Ebru Okutan Akalın
9 Temmuz 2008
Geçenlerde düşünüyordum neden Urfa’da doğru dürüst bir piknik alanı yok diye.
Girişinde burada içki içilmez yazısıyla Atatürk orman çiftliği hariç.
Sonra baktım ben düşüne durayım Urfalılar ve ıran’dan gelen turistler çözüm yolunu bulmuşlar.
Balıklıgöl!
Müthiş bir buluş.
Neden ben düşünemedim diye hayıflandım doğrusu.
Halbuki tam yeri.
Yeşilse yeşil,suysa su tam çiğköftelik mekan .
Nasıl olsa belediye zabıtaları da uyuyor.
Serilirim üstüne çimlerin yanı başımdan su akıyor.
Sanki seine nehrinin kenarı mübarek.
Mübarek dedim de mekanın kutsallığı da cabası..
Çıkarmışsın çorapları sere serpe uzanmışsın.
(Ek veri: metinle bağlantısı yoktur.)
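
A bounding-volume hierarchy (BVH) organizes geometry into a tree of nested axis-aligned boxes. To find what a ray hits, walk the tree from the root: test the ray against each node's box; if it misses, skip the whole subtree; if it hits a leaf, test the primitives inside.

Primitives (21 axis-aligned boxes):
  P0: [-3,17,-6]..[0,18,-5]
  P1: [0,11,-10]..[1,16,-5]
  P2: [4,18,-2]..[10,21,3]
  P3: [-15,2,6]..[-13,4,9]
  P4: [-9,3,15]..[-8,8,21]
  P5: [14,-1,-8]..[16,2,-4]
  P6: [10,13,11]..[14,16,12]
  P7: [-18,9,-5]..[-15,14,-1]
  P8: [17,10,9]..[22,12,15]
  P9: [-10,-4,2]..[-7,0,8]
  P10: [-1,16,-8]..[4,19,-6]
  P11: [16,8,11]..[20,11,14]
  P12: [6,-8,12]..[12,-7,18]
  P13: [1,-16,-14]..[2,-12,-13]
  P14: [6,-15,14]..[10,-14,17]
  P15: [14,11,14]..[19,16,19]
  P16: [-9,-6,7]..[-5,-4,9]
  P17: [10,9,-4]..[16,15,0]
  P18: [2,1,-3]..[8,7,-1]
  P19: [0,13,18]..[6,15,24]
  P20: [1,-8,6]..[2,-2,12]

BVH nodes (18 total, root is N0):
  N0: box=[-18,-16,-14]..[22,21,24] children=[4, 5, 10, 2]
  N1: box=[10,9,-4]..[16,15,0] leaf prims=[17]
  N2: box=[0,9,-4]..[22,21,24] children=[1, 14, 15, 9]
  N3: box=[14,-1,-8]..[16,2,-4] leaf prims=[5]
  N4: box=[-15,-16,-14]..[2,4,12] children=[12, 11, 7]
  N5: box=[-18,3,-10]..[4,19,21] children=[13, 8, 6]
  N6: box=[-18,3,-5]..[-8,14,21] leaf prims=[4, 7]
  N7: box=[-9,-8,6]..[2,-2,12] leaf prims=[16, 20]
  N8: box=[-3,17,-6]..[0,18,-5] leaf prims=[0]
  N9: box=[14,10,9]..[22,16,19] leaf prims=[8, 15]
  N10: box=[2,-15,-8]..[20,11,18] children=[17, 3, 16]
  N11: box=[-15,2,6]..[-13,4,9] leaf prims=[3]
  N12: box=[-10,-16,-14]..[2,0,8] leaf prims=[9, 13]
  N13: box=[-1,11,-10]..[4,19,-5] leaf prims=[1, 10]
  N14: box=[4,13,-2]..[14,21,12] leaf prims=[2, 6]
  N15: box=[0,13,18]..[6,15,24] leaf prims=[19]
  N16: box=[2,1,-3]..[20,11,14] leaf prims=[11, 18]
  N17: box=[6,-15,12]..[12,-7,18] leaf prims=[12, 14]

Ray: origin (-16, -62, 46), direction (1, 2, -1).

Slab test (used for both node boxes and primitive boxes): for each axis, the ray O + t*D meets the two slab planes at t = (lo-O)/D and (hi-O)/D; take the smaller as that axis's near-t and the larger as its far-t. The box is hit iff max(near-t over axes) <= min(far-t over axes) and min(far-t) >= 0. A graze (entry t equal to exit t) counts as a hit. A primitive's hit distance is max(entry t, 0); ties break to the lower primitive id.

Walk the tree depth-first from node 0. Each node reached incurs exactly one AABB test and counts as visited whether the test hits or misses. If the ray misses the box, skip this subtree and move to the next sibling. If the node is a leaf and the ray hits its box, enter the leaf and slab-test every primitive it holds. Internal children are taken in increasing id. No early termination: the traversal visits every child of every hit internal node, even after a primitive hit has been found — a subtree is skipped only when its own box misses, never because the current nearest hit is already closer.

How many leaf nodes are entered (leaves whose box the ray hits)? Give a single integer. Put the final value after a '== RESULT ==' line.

Walk:
N0 x:[-2,38] y:[23,83/2] z:[22,60] -> hit [23,38], descend [2, 4, 5, 10]
  N2 x:[16,38] y:[71/2,83/2] z:[22,50] -> hit [71/2,38], descend [1, 9, 14, 15]
    N1 x:[26,32] y:[71/2,77/2] z:[46,50] -> miss, prune
    N9 x:[30,38] y:[36,39] z:[27,37] -> hit [36,37] leaf, test {P8@t=36, P15(miss)}
    N14 x:[20,30] y:[75/2,83/2] z:[34,48] -> miss, prune
    N15 x:[16,22] y:[75/2,77/2] z:[22,28] -> miss, prune
  N4 x:[1,18] y:[23,33] z:[34,60] -> miss, prune
  N5 x:[-2,20] y:[65/2,81/2] z:[25,56] -> miss, prune
  N10 x:[18,36] y:[47/2,73/2] z:[28,54] -> hit [28,36], descend [3, 16, 17]
    N3 x:[30,32] y:[61/2,32] z:[50,54] -> miss, prune
    N16 x:[18,36] y:[63/2,73/2] z:[32,49] -> hit [32,36] leaf, test {P11@t=35, P18(miss)}
    N17 x:[22,28] y:[47/2,55/2] z:[28,34] -> miss, prune

order=[0, 2, 1, 9, 14, 15, 4, 5, 10, 3, 16, 17]  |boxes|=12  |leaves|=2  hit=P11

== RESULT ==
2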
Ne zabıtanın düdüğü, ne uyarısı.
Hanım kıyma yaparken cigaranı yakıp kaleye karşı oturmuşsun.
Değme keyfine.
Bir davulcu Kadir eksik.
Yabancı turistlermiş…
Oh ne ala! onları da davet ederiz.
Nasıl olsa misafirperveriz.
Hello demeyi de mi bilmiyoruz sanki.
Ayaklarımız biraz koksa da önemli değil çim kokusu bastırır nasıl olsa.
Ben Belediye’ye bu hizmetinden dolayı sonsuz minnettarım.
Ne iyi etinizde Balıklıgöl’ü bu hale getirdiniz.
Zaten biz de Urfa’nın tarihi dokusunun içinde çiğköfte yoğuracak kebap yelleyecek mekan arıyorduk.
Hatta mümkünse Halepli Bahçeyi de sayfiye yeri yapın da mozaiklerin üzerinde kebap yapma keyfinden de alı koymayın bizi derim.
Siz ne dersiniz, iyi fikir değil mi!